Sombra no se movió. Se quedó con las manos en los bolsillos, tem­blando, mirando el agujero que había en la tierra.
Sobre él, el cielo era de color gris plomizo, monótono y plano como un espejo. Seguía nevando de manera irregular, caían unos copos fantas­magóricos.
Quería decirle una cosa a Laura y estaba dispuesto a esperar hasta que supiera lo que era. Lentamente el mundo empezó a perder luz y color. Sombra empezaba a tener los pies entumecidos, mientras las manos y los pies le dolían del frío. Enterró las manos en los bolsillos en busca de algo de calor y los dedos se aferraron a la moneda de oro.
Se acercó hasta la tumba.
—Esto es para ti —dijo.
Habían echado varias paladas de tierra sobre el féretro, pero el agu­jero no estaba ni mucho menos lleno. Lanzó la moneda de oro a la tumba, luego echó más tierra, para esconder la moneda de sepultureros codiciosos.
—Buenas noches, Laura. —Luego dijo—: Lo siento. —Volvió la cara hacia las luces de la ciudad y echó a andar en dirección a Eagle Point.
[...]



[...]
Sombra se preguntaba si no habría sido mejor seguir la senda de las mentiras piadosas. Se alejó de aquel lugar y siguió el camino de roca hasta algo parecido a una habitación de hospital, de un hospital de Chicago y sintió la bilis subiéndole por la garganta. Se detuvo. No quería mirar. No quería continuar.
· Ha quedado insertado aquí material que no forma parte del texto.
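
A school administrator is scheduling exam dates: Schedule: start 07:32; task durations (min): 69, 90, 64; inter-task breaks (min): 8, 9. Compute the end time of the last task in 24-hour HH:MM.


Start: 07:32 = 452 min from midnight
  after task 1 (69 min): 08:41
  after break (8 min): 08:49
  after task 2 (90 min): 10:19
  after break (9 min): 10:28
  after task 3 (64 min): 11:32
Total elapsed: 240 minutes
End time: 11:32

11:32


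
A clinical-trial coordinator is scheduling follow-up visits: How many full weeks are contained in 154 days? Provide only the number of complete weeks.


Total days: 154
Days per week: 7
Division: 154 / 7 = 22 remainder 0
Complete weeks: 22
Remaining days: 0

22


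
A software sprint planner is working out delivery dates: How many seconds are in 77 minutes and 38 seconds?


Minutes: 77
Extra seconds: 38
Seconds per minute: 60
Minutes to seconds: 77 x 60 = 4620
Total: 4620 + 38 = 4658

4658


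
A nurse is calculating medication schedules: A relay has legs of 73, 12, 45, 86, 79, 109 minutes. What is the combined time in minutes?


Durations: 73, 12, 45, 86, 79, 109
Running sum: 73
+ 12 = 85
+ 45 = 130
+ 86 = 216
+ 79 = 295
+ 109 = 404
Total duration: 404 minutes
That is 6 hours and 44 minutes

404


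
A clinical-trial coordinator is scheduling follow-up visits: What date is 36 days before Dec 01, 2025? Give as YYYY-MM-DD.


Start: 2025-12-01
Subtracting 36 days
Days already passed in December: 1
After going back through December: 35 more days to subtract
November 2025: 30 days, 5 remaining
October 2025 has 31 days, need 5
Result: 2025-10-26

2025-10-26


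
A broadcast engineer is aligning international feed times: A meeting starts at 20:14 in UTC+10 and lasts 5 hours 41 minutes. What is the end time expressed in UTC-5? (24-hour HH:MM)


Start: 20:14 in UTC+10
Step 1 - add duration:
  minutes: 14 + 41 = 55
  hours: 20 + 5 + 0 = 25
  end in UTC+10: 01:55
Step 2 - convert UTC+10 -> UTC-5:
  offset difference: -5 - (10) = -15 hours
  1 + (-15) = -14 -> mod 24 = 10
Result: 10:55 in UTC-5

10:55


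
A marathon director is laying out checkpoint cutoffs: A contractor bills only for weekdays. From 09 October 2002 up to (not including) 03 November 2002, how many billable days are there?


Start: 2002-10-09 (Wednesday)
End (exclusive): 2002-11-03 (Sunday)
Total calendar days: 25
Full weeks: 25 // 7 = 3 -> 15 weekdays
Remaining 4 days starting on Wednesday:
  Wed(w), Thu(w), Fri(w), Sat(-) -> 3 weekdays
Total business days: 15 + 3 = 18

18


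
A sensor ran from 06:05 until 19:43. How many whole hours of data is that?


Start: 06:05
End: 19:43
Hour difference: 19 - 6 = 13 hours
Minute difference: 43 - 5 = 38 minutes
Total minutes: 818
Complete hours: 818 / 60 = 13 (remainder 38)

13


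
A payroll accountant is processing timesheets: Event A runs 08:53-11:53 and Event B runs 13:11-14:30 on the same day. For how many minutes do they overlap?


Interval A: [533, 713] minutes from midnight
Interval B: [791, 870] minutes from midnight
Overlap start = max(533, 791) = 791
Overlap end = min(713, 870) = 713
End <= start, so the intervals do not overlap: 0 minutes

0


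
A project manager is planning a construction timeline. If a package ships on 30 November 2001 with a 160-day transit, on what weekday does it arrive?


Start: 2001-11-30 (Friday)
Step 1 - find target date: add 160 days
  2001-11-30 + 160 days = 2002-05-09
Step 2 - day of week:
  160 mod 7 = 6
  Friday + 6 days -> Thursday
Result: Thursday (2002-05-09)

Thursday


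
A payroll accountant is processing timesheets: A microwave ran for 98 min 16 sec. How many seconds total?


Minutes: 98
Extra seconds: 16
Seconds per minute: 60
Minutes to seconds: 98 x 60 = 5880
Total: 5880 + 16 = 5896

5896


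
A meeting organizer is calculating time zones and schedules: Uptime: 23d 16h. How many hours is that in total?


Days: 23
Extra hours: 16
Hours per day: 24
Days to hours: 23 x 24 = 552
Total: 552 + 16 = 568

568


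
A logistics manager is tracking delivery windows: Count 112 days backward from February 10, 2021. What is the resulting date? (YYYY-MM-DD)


Start: 2021-02-10
Subtracting 112 days
Days already passed in February: 10
After going back through February: 102 more days to subtract
January 2021: 31 days, 71 remaining
December 2020: 31 days, 40 remaining
November 2020: 30 days, 10 remaining
October 2020 has 31 days, need 10
Result: 2020-10-21

2020-10-21


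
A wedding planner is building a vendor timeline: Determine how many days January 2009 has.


Month: January
Year: 2009
January is a 31-day month
Total: 31 days

31


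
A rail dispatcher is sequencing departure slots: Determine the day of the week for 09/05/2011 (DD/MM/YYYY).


Date: 2011-05-09
January 1, 2011 is a Saturday
Day of year: 129
Offset from Jan 1: 128 days
128 mod 7 = 2
Result: Monday

Monday


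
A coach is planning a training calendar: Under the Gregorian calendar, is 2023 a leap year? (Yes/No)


Year: 2023
Divisible by 4? 2023 / 4 = 505.75 -> No
Not divisible by 4, so NOT a leap year

No


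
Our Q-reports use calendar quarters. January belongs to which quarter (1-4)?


Month: January (month 1)
Q1: January-March (months 1-3)
Q2: April-June (months 4-6)
Q3: July-September (months 7-9)
Q4: October-December (months 10-12)
Month 1 falls in Q1

1


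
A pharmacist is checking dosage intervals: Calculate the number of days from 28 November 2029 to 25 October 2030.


Start date: 2029-11-28
End date: 2030-10-25
Nov 2029: +3 days
Dec 2029: +31 days
Jan 2030: +31 days
... (9 more months)
Total: 331 days

331


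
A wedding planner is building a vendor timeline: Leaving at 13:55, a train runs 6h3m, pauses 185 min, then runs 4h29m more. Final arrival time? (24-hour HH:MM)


Depart: 13:55
Leg 1: +363 min -> 19:58
Layover: +185 min -> 23:03
Leg 2: +269 min -> 03:32
Total travel: 817 minutes = 13h 37m
Arrival: 03:32

03:32


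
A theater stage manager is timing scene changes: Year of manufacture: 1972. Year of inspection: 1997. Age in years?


Birth year: 1972
Current year: 1997
Age = current year - birth year
Age = 1997 - 1972 = 25

25


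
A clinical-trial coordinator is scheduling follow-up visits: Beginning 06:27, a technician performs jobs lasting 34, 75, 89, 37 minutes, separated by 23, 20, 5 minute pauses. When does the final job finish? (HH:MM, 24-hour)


Start: 06:27 = 387 min from midnight
  after task 1 (34 min): 07:01
  after break (23 min): 07:24
  after task 2 (75 min): 08:39
  after break (20 min): 08:59
  after task 3 (89 min): 10:28
  after break (5 min): 10:33
  after task 4 (37 min): 11:10
Total elapsed: 283 minutes
End time: 11:10

11:10


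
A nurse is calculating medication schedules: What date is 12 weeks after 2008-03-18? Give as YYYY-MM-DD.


Start: 2008-03-18
Weeks to add: 12
Convert to days: 12 x 7 = 84 days
Add 84 days to 2008-03-18
Result: 2008-06-10

2008-06-10


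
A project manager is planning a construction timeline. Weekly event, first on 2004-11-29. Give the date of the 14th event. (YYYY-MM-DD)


First occurrence: 2004-11-29 (occurrence 1)
Each occurrence is 7 days after the previous.
Occurrence 14 is 13 weeks after the first.
13 weeks = 91 days
2004-11-29 + 91 days = 2005-02-28

2005-02-28


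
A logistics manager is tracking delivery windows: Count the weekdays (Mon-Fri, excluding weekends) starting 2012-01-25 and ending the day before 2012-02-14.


Start: 2012-01-25 (Wednesday)
End (exclusive): 2012-02-14 (Tuesday)
Total calendar days: 20
Full weeks: 20 // 7 = 2 -> 10 weekdays
Remaining 6 days starting on Wednesday:
  Wed(w), Thu(w), Fri(w), Sat(-), Sun(-), Mon(w) -> 4 weekdays
Total business days: 10 + 4 = 14

14


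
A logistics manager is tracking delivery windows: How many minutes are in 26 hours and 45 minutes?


Hours: 26
Extra minutes: 45
Minutes per hour: 60
Hours to minutes: 26 x 60 = 1560
Total: 1560 + 45 = 1605

1605


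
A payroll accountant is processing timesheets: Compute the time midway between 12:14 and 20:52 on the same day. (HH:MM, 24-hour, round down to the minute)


Start time: 12:14 = 734 minutes from midnight
End time: 20:52 = 1252 minutes from midnight
Sum: 734 + 1252 = 1986
Midpoint: 1986 / 2 = 993 minutes
Convert: 993 / 60 = 16 hours, 33 minutes
Result: 16:33

16:33


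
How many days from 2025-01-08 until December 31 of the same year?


Start: January 08, 2025
End: December 31, 2025
Days left in January: 23
February: 28
March: 31
April: 30
May: 31
... plus remaining months
Sum of remaining months: 334
Total: 23 + 334 = 357

357


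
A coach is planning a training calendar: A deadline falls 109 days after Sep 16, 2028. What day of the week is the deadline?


Start: 2028-09-16 (Saturday)
Step 1 - find target date: add 109 days
  2028-09-16 + 109 days = 2029-01-03
Step 2 - day of week:
  109 mod 7 = 4
  Saturday + 4 days -> Wednesday
Result: Wednesday (2029-01-03)

Wednesday


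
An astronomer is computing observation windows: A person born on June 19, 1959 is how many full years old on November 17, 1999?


Birth: 1959-06-19
Reference: 1999-11-17
Year difference: 1999 - 1959 = 40
Has birthday (06-19) occurred by 11-17? Yes
Age in full years: 40

40


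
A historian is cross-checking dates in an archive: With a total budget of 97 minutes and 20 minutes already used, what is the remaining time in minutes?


Total budget: 97 minutes
Time used: 20 minutes
Remaining: 97 - 20 = 77 minutes
Percent used: 20.6%
Percent remaining: 79.4%

77


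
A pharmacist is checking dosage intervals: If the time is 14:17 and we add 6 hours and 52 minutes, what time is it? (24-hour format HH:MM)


Start time: 14:17
Adding: 6 hours 52 minutes
Minutes: 17 + 52 = 69
Minute overflow: 69 >= 60, so carry 1 hour, minutes = 9
Hours: 14 + 6 + 1 = 21
Result: 21:09

21:09


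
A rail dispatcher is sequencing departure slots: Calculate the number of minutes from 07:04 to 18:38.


Start time: 07:04 = 424 minutes from midnight
End time: 18:38 = 1118 minutes from midnight
Difference: 1118 - 424 = 694 minutes
That is 11 hours and 34 minutes

694


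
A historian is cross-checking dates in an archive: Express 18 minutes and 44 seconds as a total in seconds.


Minutes: 18
Seconds: 44
Convert minutes to seconds: 18 x 60 = 1080
Add remaining seconds: 1080 + 44 = 1124

1124


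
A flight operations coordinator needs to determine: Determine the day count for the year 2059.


Year: 2059
Check leap year rules:
Divisible by 4? No
2059 is not a leap year
Days: 365

365


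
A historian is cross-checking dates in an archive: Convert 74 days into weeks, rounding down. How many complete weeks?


Total days: 74
Days per week: 7
Division: 74 / 7 = 10 remainder 4
Complete weeks: 10
Remaining days: 4

10


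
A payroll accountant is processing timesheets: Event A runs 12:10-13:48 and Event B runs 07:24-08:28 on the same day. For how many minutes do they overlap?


Interval A: [730, 828] minutes from midnight
Interval B: [444, 508] minutes from midnight
Overlap start = max(730, 444) = 730
Overlap end = min(828, 508) = 508
End <= start, so the intervals do not overlap: 0 minutes

0


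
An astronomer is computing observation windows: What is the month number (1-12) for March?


Calendar month order:
2. February
3. March <--
4. April
March is month number 3

3


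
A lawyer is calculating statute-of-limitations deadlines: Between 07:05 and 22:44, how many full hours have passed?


Start: 07:05
End: 22:44
Hour difference: 22 - 7 = 15 hours
Minute difference: 44 - 5 = 39 minutes
Total minutes: 939
Complete hours: 939 / 60 = 15 (remainder 39)

15


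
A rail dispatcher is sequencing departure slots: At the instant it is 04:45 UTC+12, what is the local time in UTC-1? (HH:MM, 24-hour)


Local time: 04:45 at UTC+12 (offset 12h)
Target zone: UTC-1 (offset -1h)
Difference: -1 - (12) = -13 hours
Calculation: 4 + (-13) = -9
Wraparound: (-9) mod 24 = 15
Result: 15:45

15:45


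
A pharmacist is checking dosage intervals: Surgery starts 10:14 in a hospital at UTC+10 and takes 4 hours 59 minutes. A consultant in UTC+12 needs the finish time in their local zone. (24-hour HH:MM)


Start: 10:14 in UTC+10
Step 1 - add duration:
  minutes: 14 + 59 = 73 (carry 1h)
  hours: 10 + 4 + 1 = 15
  end in UTC+10: 15:13
Step 2 - convert UTC+10 -> UTC+12:
  offset difference: 12 - (10) = 2 hours
  15 + (2) = 17 -> mod 24 = 17
Result: 17:13 in UTC+12

17:13


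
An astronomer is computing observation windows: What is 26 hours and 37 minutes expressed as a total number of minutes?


Hours: 26
Minutes: 37
Convert hours to minutes: 26 x 60 = 1560
Add remaining minutes: 1560 + 37 = 1597

1597


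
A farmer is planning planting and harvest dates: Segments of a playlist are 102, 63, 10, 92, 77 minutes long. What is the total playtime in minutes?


Durations: 102, 63, 10, 92, 77
Running sum: 102
+ 63 = 165
+ 10 = 175
+ 92 = 267
+ 77 = 344
Total duration: 344 minutes
That is 5 hours and 44 minutes

344


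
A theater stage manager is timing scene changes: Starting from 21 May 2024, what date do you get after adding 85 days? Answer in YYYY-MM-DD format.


Start: 2024-05-21
Adding 85 days
Days remaining in May: 10
After May: 75 days still to add
June 2024: 30 days, 45 remaining
July 2024: 31 days, 14 remaining
August 2024 has 31 days, need 14
Result: 2024-08-14

2024-08-14


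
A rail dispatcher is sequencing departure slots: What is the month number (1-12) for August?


Calendar month order:
7. July
8. August <--
9. September
August is month number 8

8


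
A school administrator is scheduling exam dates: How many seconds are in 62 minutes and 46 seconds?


Minutes: 62
Extra seconds: 46
Seconds per minute: 60
Minutes to seconds: 62 x 60 = 3720
Total: 3720 + 46 = 3766

3766


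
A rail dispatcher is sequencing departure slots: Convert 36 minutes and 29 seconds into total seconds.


Minutes: 36
Seconds: 29
Convert minutes to seconds: 36 x 60 = 2160
Add remaining seconds: 2160 + 29 = 2189

2189


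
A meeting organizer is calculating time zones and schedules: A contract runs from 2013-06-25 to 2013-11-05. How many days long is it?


Start date: 2013-06-25
End date: 2013-11-05
Jun 2013: +6 days
Jul 2013: +31 days
Aug 2013: +31 days
... (3 more months)
Total: 133 days

133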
En la cama del hospital su madre se estaba volviendo a morir, igual que había muerto cuando él tenía dieciséis años, y ahí estaba él, un ado­lescente grande y torpe con la piel café con leche marcada de acné, sen­tado junto a su cama, incapaz de miraría, leyendo un libro de bolsillo voluminoso. Sombra se preguntaba qué libro sería y rodeó la cama para observarlo de más cerca. Se quedó entre la cama y la silla mirando alter­nativamente a uno y otro lado, el chico grande repantigado en la silla con la nariz enterrada en El arcoiris de la gravedad, de Thomas Pynchon, intentando escapar de la muerte de su madre a través del Londres de los bombardeos, mientras la locura ficticia del libro no le proporcionaba ni una huida, ni una excusa.
Los ojos de su madre estaban cerrados en una paz narcótica: lo que ella pensaba que no sería más que otro brote de anemia falcifomie, otro azote de dolor que soportar, había resultado ser un linfoma, como descu­brieron demasiado tarde. Su piel lucia un tinte amarillo ceniza. Apenas pasaba de los treinta y parecía mucho mayor.
Sombra quería zarandearse a sí mismo, al adolescente torpe que había sido, para que cogiese la mano de su madre, le hablase, hiciese cualquier cosa antes de que ella se deslizase en la muerte, como sabía que iba a suceder. Pero no podía tocarse y continuó leyendo hasta que su madre murió mientras él estaba sentado a su lado leyendo un libro voluminoso.
Después de aquello dejó prácticamente de leer. No se podía confiar en las historias de ficción. ¿De qué servían los libros sí no podían prote­gerte de algo así?